As New Zealand's Level 4 lockdown rolled along, it became increasingly clear that overseas travel was going to be off the cards for a long while to come. While Sarah and I had two trips booked (Northern Italy, and Japan), it was easy to keep things in perspective, given the hell much of the world was going through, and it was nice that the cancellations were out of our hands.
Having travelled our guts out over the last couple of years, we were nonetheless motivated to travel domestically when we could. One evening on a whim, I spent a bit of time on Air Chathams' website, and while it would be a few months before we'd pull the trigger on tickets, the seed had been well and truly sown.
Mum and Dad had been booked to go to Italy with us, and having gauged their response to our booking news, another couple of tickets were immediately secured. In all, we'd spend 5 nights on the island, and by virtue of these straddling Labour weekend, Sarah and I only had to take a couple of days off work.
By the time our dates rolled around, we had not one, but two Open U.P.s in the family. I'd first used mine to explore Niue, before doing a 200km road gran fondo on it, and am so in love with it, that I've barely ridden another bike since. Securing one for Sarah both enabled her to see what all my fuss was about, and would ensure we'd be completely compatible on the unbeaten path.
On travel day, I dropped Sarah and the bike bags at the airport, then drove to Mum and Dad's before returning with them to the airport in a cab. At check in, Sarah had been informed that the plane was full of freight, but we were promised our bikes would arrive at lunchtime the next day.
|Travel day is always exciting!|
The flight path out of Wellington was awesome - we took off to the north, and then headed east over Wainuiomata, and South Wairarapa. We were on the right-hand side of the plane, so were able to look down the various valleys towards the south coast. The islands are about 800km east of the mainland, so for a long while it was just ocean out the window, until we started our descent, and the view out the window started getting interesting again.
|Given how the queue had grown behind us, it was very tough not to go berserk...|
|Low lying farm land and a massive patch of gorse!!! (Told you so)|
Every 5 minutes or so, we'd pass a farm house, and were surprised to see a radome off in the distance.
|You're not on Hawkins Hill now, Dr Randal|
Even more surprising, was that the landscape looked more and more like Mongolia (ignoring the ocean, of course) - in particular, the lush green pastures, absence of fences, and free-range cows and sheep. It was very cool indeed, and not at all what we were expecting.
|Many of the trees betrayed the battering they get from the wind|
Ma and Pa were either pretending to be relaxed about our lateness, or they actually were, and after a quick shower, we joined them down at the hotel for dinner. Afterwards, we drove up the nearest hill, and went for a short walk to a lookout giving a view of the fairly new wharf.

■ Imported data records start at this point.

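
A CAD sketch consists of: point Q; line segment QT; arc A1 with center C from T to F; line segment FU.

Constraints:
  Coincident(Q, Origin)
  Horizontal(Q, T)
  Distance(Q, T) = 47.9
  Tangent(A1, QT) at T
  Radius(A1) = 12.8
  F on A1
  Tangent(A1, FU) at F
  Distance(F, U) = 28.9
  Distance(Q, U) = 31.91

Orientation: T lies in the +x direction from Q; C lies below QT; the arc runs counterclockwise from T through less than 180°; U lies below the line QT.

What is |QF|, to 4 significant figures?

38.64

Q is at the origin; QT is horizontal with |QT| = 47.9 and T on the +x side, so T = (47.90, 0.000). The tangent condition forces CT to be normal to QT, so C = T + (0, -12.8) = (47.90, -12.80). Since CF ⟂ FU (tangency), |CU| = √(12.8² + 28.9²) = 31.61 regardless of where F sits on A1. So U lies on both circle(Q, 31.91) and circle(C, 31.61); the below-QT intersection is U = (19.01, -25.63). F is the foot of the tangent from U: F = (38.41, -4.207).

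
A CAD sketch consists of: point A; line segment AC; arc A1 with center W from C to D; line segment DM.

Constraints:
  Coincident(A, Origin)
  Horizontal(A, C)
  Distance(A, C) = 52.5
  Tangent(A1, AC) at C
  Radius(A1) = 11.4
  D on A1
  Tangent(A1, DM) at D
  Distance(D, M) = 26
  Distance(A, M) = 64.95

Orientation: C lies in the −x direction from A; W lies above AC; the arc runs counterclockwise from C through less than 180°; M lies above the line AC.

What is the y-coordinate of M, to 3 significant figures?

39.8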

|Heading north, on ... North Road|
We had a pretty big day ahead of us, so we didn't add in the dead end road to the airport, and we similarly ignored the next day's turnoff towards Port Hutt. We'd discovered that our presence got any nearby cattle in a tizz, and so were often spending minutes at a time with a herd stampeding just ahead of us. Invariably, they'd go crashing over a fence at some point, causing us to cringe even more.
|The Aster Walk, Ocean Mail Scenic Reserve|
Soon after, we entered Kaingaroa Station, and turned right at the first intersection, down a road terminating at the JM Barker (Hāpūpū) National Historic Reserve. There was a tour group just inside the reserve, but between them and us was a sign indicating we shouldn't enter without a guide. Had we been a bit more prepared, we might have been able to see ancient Moriori dendroglyphs (tree carvings).
|A spot of R&R|
Back on the bikes, we had a stiff headwind to tackle through to the intersection, before continuing past the turnoff to Kaingaroa village, and on to the gate of Muirson Station, through which we'd pass to reach Point Munning. At the gate, it suggested that we should stop at the farm house, since we hadn't pre-arranged access. No-one answered the door, so we rode on.
|Admiring the Point Munning seal colony|
We tried again at the farm house on the way back, but still no answer. We then tried a second home, and were told it was no problem to go visit the seal colony (phew). Unfortunately, I didn't ask about the Sunderland Flying Boat remains, which unbeknownst to me were inside a massive shed not 50 metres away, but we did see the remains of a Fokker Friendship lying in the garden.
|Deep in the Nikau Bush|
|The older stalwarts of the fleet|
"Weka" had passed me early in the ride, bound for a beach along North Road, where its passengers hoped to find some fossilised shark teeth. My progress since I'd seen them had felt slow, yet I wasn't sure who'd be waiting for whom. As it turned out, they'd had time to find a couple of teeth, and get back to our designated meeting point a few minutes before I arrived.
|Chatham Island Forget-me-nots. In situ.|
Over the span of about 20 years, the Croons had transformed a paddock into a very lovely home and garden, and it was a treat to be shown around.
|Wind battered akeake (Chatham Island tree daisy)|
After 10km or so, and a bunch of farm gates, we joined the main road between Owenga and Waitangi, just up the road from the power station.
|Island's power station|
|Site of Tommy Solomon's statue|
As tempting as it was to make a beeline for a shower, we rode a couple of side roads, including one down to the Owenga jetty. It was much quieter than it had been on our first visit.